Hamburg-born Zverev had been shamefully booed and heckled on Saturday by a Federer-worshipping crowd having beaten the six-time champion after a controversial second-set tiebreak.
Against world number one Djokovic, however, the 18,000 fans wedged into the cavernous O2 arena were roaring their support as he produced a level of tennis his opponent could not match.
He struck 20 winners to Djokovic's seven - the last of which was a backhand to end a one hour and 19-minute duel.
"I really can't describe it. It is the biggest title I have ever won," Zverev said on court after becoming the first German to win the ATP's most prestigious title - often referred to as 'the fifth slam' - since Boris Becker in Frankfurt in 1995.
In becoming the youngest ATP Finals champion since Djokovic, also 21, in 2008, Zverev sent out a clear message that he is ready to spend a considerable amount of time at tennis' top table and start accumulating the game's biggest prizes.
Djokovic, whose error-strewn display was a shock after a dominant week in southeast London which included an easy round-robin win over Zverev, sportingly walked around the net to congratulate his conqueror after match point - the German still laying on his back in a state of disbelief.
Later, Djokovic told reporters: "There's a lot of similarities in terms of trajectory of professional tennis, in our careers.
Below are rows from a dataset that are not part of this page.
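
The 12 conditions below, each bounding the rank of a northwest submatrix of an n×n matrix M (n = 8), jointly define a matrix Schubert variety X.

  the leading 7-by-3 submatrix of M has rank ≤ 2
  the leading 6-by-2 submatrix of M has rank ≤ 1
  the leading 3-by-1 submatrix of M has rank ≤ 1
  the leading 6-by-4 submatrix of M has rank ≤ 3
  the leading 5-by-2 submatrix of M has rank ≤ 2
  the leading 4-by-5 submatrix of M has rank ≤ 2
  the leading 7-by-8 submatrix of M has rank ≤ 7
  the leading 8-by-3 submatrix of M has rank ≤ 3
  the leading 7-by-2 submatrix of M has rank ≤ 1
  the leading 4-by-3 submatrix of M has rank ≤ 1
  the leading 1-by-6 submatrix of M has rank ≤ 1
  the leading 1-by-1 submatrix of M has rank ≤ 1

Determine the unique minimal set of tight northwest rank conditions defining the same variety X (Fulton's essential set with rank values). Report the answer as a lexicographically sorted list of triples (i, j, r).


Computing R[i][j] = min implied NW-rank bound (n=8, 12 conditions):

  1  1  1  1  1  1  1  1
  1  1  1  2  2  2  2  2
  1  1  1  2  2  3  3  3
  1  1  1  2  2  3  4  4
  1  1  2  3  3  4  5  5
  1  1  2  3  4  5  6  6
  1  1  2  3  4  5  6  7
  1  2  3  4  5  6  7  8

second differences of R give the permutation w = (1, 4, 6, 7, 3, 5, 8, 2).

|D(w)|=11, |Ess(w)|=3:

[(4, 3, 1), (4, 5, 2), (7, 2, 1)]


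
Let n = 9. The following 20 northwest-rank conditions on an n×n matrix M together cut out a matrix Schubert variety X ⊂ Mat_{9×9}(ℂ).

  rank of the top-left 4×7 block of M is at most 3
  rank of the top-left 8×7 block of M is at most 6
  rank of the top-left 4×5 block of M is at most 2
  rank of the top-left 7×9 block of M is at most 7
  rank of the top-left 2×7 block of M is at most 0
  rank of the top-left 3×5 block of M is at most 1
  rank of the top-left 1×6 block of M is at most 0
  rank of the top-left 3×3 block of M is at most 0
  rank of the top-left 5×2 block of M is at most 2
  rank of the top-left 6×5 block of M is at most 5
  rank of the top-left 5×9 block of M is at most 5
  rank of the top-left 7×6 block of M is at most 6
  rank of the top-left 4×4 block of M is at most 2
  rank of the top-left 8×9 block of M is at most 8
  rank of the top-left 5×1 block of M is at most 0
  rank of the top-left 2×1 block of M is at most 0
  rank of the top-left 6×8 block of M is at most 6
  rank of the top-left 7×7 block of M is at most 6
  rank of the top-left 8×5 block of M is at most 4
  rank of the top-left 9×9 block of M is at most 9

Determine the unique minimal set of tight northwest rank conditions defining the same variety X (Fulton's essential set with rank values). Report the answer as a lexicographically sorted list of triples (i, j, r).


Recovering R(i,j) via the rank-extension bound from the 20 conditions:

  R[1]: 0 0 0 0 0 0 0 1 1
  R[2]: 0 0 0 0 0 0 0 1 2
  R[3]: 0 0 0 1 1 1 1 2 3
  R[4]: 0 1 1 2 2 2 2 3 4
  R[5]: 0 1 2 3 3 3 3 4 5
  R[6]: 1 2 3 4 4 4 4 5 6
  R[7]: 1 2 3 4 4 5 5 6 7
  R[8]: 1 2 3 4 4 5 6 7 8
  R[9]: 1 2 3 4 5 6 7 8 9

the unique w with this rank table is (8, 9, 4, 2, 3, 1, 6, 7, 5).

Fulton essential set (4 of the 21 Rothe cells):

[(2, 7, 0), (3, 3, 0), (5, 1, 0), (8, 5, 4)]


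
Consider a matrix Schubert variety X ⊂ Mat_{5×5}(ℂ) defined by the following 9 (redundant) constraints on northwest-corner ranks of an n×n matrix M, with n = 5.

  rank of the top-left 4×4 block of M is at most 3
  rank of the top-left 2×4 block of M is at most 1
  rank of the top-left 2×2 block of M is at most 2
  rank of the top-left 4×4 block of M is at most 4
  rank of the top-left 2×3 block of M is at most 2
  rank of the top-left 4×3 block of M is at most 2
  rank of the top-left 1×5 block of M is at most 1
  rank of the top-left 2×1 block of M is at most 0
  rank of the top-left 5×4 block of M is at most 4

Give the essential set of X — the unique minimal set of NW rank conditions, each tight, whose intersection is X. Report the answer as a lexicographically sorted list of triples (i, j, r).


Reconstructing r_w from the 9 given conditions:

  row 1: 0 | 1 | 1 | 1 | 1
  row 2: 0 | 1 | 1 | 1 | 2
  row 3: 1 | 2 | 2 | 2 | 3
  row 4: 1 | 2 | 2 | 3 | 4
  row 5: 1 | 2 | 3 | 4 | 5

giving w = (2, 5, 1, 4, 3) via Δ²R.

3 SE-corners of the 5-cell Rothe diagram give Ess(w):

[(2, 1, 0), (2, 4, 1), (4, 3, 2)]


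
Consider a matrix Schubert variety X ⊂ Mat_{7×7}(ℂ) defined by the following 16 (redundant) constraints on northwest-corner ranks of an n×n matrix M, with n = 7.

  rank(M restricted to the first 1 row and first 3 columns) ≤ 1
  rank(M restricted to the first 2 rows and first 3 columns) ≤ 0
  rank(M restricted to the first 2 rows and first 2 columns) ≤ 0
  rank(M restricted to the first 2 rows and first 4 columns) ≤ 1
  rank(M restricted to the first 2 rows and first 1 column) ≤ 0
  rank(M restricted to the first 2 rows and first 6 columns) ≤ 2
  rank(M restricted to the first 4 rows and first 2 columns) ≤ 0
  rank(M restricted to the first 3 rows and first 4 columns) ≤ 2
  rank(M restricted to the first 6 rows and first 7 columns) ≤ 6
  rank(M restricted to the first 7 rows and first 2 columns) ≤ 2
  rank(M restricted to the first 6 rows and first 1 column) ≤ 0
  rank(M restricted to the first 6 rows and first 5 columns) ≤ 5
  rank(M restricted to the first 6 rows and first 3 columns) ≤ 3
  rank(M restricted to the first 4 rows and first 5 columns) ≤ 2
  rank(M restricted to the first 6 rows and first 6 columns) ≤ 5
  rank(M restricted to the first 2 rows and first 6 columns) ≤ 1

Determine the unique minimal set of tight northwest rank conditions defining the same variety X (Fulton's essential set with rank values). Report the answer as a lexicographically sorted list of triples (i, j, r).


Computing R[i][j] = min implied NW-rank bound (n=7, 16 conditions):

  0  0  0  1  1  1  1
  0  0  0  1  1  1  2
  0  0  1  2  2  2  3
  0  0  1  2  2  3  4
  0  1  2  3  3  4  5
  0  1  2  3  4  5  6
  1  2  3  4  5  6  7

so w = (4, 7, 3, 6, 2, 5, 1).

5 SE-corners of the 15-cell Rothe diagram give Ess(w):

[(2, 3, 0), (2, 6, 1), (4, 2, 0), (4, 5, 2), (6, 1, 0)]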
Hopefully, he can surpass me.
"There's a lot of time ahead of him. (I) Wish him to stay healthy and obviously win a lot of titles."
Zverev, younger brother of Tour pro-Mischa and now coached by eight-times major champion Ivan Lendl, is yet to go past the quarter-finals of a Grand Slam.
That is still the test next year but on Sunday he displayed an added sense of maturity, to go with the natural flair and easy power that have marked him out as a future number one.
His forehand, often regarded as a weakness, was armour-plated and he showed a refreshing willingness to attack the net -- a skill he perhaps has learned from his brother.
Most impressive was that he often prevailed in the long, attritional baseline rallies in which Djokovic has used as the foundation for 14 Grand Slam titles.
The opening eight games resembled a boxing match with both players probing for weaknesses - although it was evident that Zverev's packed the more powerful punches.
Djokovic, winner of 35 of his last 37 matches during a dominant second half of the year which propelled him back to world number one, had not dropped serve all week and had faced only two break points in his four previous matches.
But at 4-4 he wavered as he yanked an edgy forehand halfway up the net to give Zverev the chance to serve for the set.
Zverev took his opportunity in emphatic fashion - blasting down three consecutive aces then winning the set when another Djokovic forehand flew long.
An increasingly-ragged Djokovic then dropped his opening two service games of the second set, either side of breaking Zverev for the first time as the German played a rare loose game.
The crowd still expected a Djokovic fight back but it never materialised and at 3-5 the 31-year-old crumbled, serving a double-fault to help Zverev earn two match points.
He saved the first but was left standing as Zverev conjured a stunning backhand to cap a brilliant display.